Research from the University of California, Los Angeles (UCLA) suggests that older Black men are more likely to die within 30 days of surgery compared with older Black women, white men and white women.
Older Black men are 50% more likely to die after elective surgery compared with white men, according to the study.
Published in BMJ, the retrospective study examined Medicare data from 2016 to 2018 for nearly 1.9 million Black and white individuals 65 to 99 years old who had undergone one of the following eight common surgeries: abdominal aortic repair, appendectomy, cholecystectomy, colectomy, coronary artery bypass, hip replacement, knee replacement, and lung resection.

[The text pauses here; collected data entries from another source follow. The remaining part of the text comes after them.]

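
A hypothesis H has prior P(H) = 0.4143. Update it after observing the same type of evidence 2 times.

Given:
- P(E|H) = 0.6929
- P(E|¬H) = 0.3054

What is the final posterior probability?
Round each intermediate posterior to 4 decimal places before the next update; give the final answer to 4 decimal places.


Sequential Bayesian updating:

Initial prior: P(H) = 0.4143

Update 1:
  P(E) = 0.6929 × 0.4143 + 0.3054 × 0.5857 = 0.28706847 + 0.17887278 = 0.46594125
  P(H|E) = 0.28706847 / 0.46594125 = 0.6161

Update 2:
  P(E) = 0.6929 × 0.6161 + 0.3054 × 0.3839 = 0.42689569 + 0.11724306 = 0.54413875
  P(H|E) = 0.42689569 / 0.54413875 = 0.7845

Final posterior: 0.7845


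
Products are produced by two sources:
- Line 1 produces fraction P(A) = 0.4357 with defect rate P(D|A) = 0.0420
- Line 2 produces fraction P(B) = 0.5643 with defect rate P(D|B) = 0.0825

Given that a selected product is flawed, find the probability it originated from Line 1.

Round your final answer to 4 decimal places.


Let A = from Line 1, D = flawed

Given:
- P(A) = 0.4357, P(B) = 0.5643
- P(D|A) = 0.0420, P(D|B) = 0.0825

Step 1: Find P(D)
P(D) = P(D|A)P(A) + P(D|B)P(B)
     = 0.0420 × 0.4357 + 0.0825 × 0.5643
     = 0.01829940 + 0.04655475
     = 0.06485415

Step 2: Apply Bayes' theorem
P(A|D) = P(D|A)P(A) / P(D)
       = 0.01829940 / 0.06485415
       = 0.2822


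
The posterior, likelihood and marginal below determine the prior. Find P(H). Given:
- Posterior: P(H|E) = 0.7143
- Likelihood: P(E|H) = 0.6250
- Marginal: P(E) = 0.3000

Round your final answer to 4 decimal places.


From Bayes' theorem: P(H|E) = P(E|H) × P(H) / P(E)

Rearranging for P(H):
P(H) = P(H|E) × P(E) / P(E|H)
     = 0.7143 × 0.3000 / 0.6250
     = 0.21429000 / 0.6250
     = 0.3429


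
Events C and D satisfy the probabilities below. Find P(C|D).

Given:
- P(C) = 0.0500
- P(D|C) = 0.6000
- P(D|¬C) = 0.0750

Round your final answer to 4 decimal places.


Bayes' theorem: P(C|D) = P(D|C) × P(C) / P(D)

Step 1: Calculate P(D) using law of total probability
P(D) = P(D|C)P(C) + P(D|¬C)P(¬C)
     = 0.6000 × 0.0500 + 0.0750 × 0.9500
     = 0.03000000 + 0.07125000
     = 0.10125000

Step 2: Apply Bayes' theorem
P(C|D) = P(D|C) × P(C) / P(D)
       = 0.03000000 / 0.10125000
       = 0.2963


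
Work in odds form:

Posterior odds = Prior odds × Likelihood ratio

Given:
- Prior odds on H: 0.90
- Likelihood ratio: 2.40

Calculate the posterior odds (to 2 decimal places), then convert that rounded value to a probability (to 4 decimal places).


Step 1: Calculate posterior odds
Posterior odds = Prior odds × LR
               = 0.90 × 2.40
               = 2.16

Step 2: Convert to probability
P(H|E) = Posterior odds / (1 + Posterior odds)
       = 2.16 / (1 + 2.16)
       = 2.16 / 3.16
       = 0.6835

The evidence increased P(H) from 0.4737 to 0.6835.


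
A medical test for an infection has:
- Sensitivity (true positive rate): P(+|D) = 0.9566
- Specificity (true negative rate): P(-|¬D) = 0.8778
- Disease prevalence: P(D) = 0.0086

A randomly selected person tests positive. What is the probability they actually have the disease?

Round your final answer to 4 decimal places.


Let D = has disease, + = positive test

Given:
- P(D) = 0.0086 (prevalence)
- P(+|D) = 0.9566 (sensitivity)
- P(-|¬D) = 0.8778 (specificity)
- P(+|¬D) = 0.1222 (false positive rate = 1 - specificity)

Step 1: Find P(+)
P(+) = P(+|D)P(D) + P(+|¬D)P(¬D)
     = 0.9566 × 0.0086 + 0.1222 × 0.9914
     = 0.00822676 + 0.12114908
     = 0.12937584

Step 2: Apply Bayes' theorem for P(D|+)
P(D|+) = P(+|D)P(D) / P(+)
       = 0.00822676 / 0.12937584
       = 0.0636


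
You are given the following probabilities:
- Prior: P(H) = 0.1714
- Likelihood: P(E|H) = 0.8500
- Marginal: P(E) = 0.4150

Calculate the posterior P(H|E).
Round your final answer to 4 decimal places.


Using Bayes' theorem:

P(H|E) = P(E|H) × P(H) / P(E)
       = 0.8500 × 0.1714 / 0.4150
       = 0.14569000 / 0.4150
       = 0.3511

The evidence strengthens our belief in H.
Prior: 0.1714 → Posterior: 0.3511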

Researchers suggested that the greater mortality among older Black men may be due to the high amounts of stress and structural racism they experience throughout their lifetime. For example, Black neighborhoods may lack high-quality health care resources, which can lead to delays in treatment, advancement of a disease or more challenging surgeries.
“While a fair bit is known about such inequities, we find in our analyses that it’s specifically Black men who are dying more, and they are dying more after elective surgeries, not urgent and emergent surgeries,” said lead study author Dan Ly, MD, PhD, MPP, an assistant professor of medicine at the David Geffen School of Medicine at UCLA, in a news release.
Ly added that it’s also possible that Black male patients may not be properly treated for other conditions, such as hypertension and diabetes, prior to elective surgery, increasing the risk for poorer outcomes.
Even after accounting for differences between patients, researchers found that Black men had a higher adjusted mortality rate overall. Black men had a mortality rate of about 3.05% compared with 2.69% for white men. Black men who underwent elective surgeries had a death rate of 1.30% compared with 0.85% for white men.
“These differences in neighborhood and home environments and in resources could make it more challenging for Black patients to recover at home and to attend postoperative clinical visits,” researchers wrote. “Our finding that surgical mortality is higher among Black men compared with other subgroups of race and sex is consistent with the finding that Black men have substantially shorter life expectancy at birth compared with other subgroups.”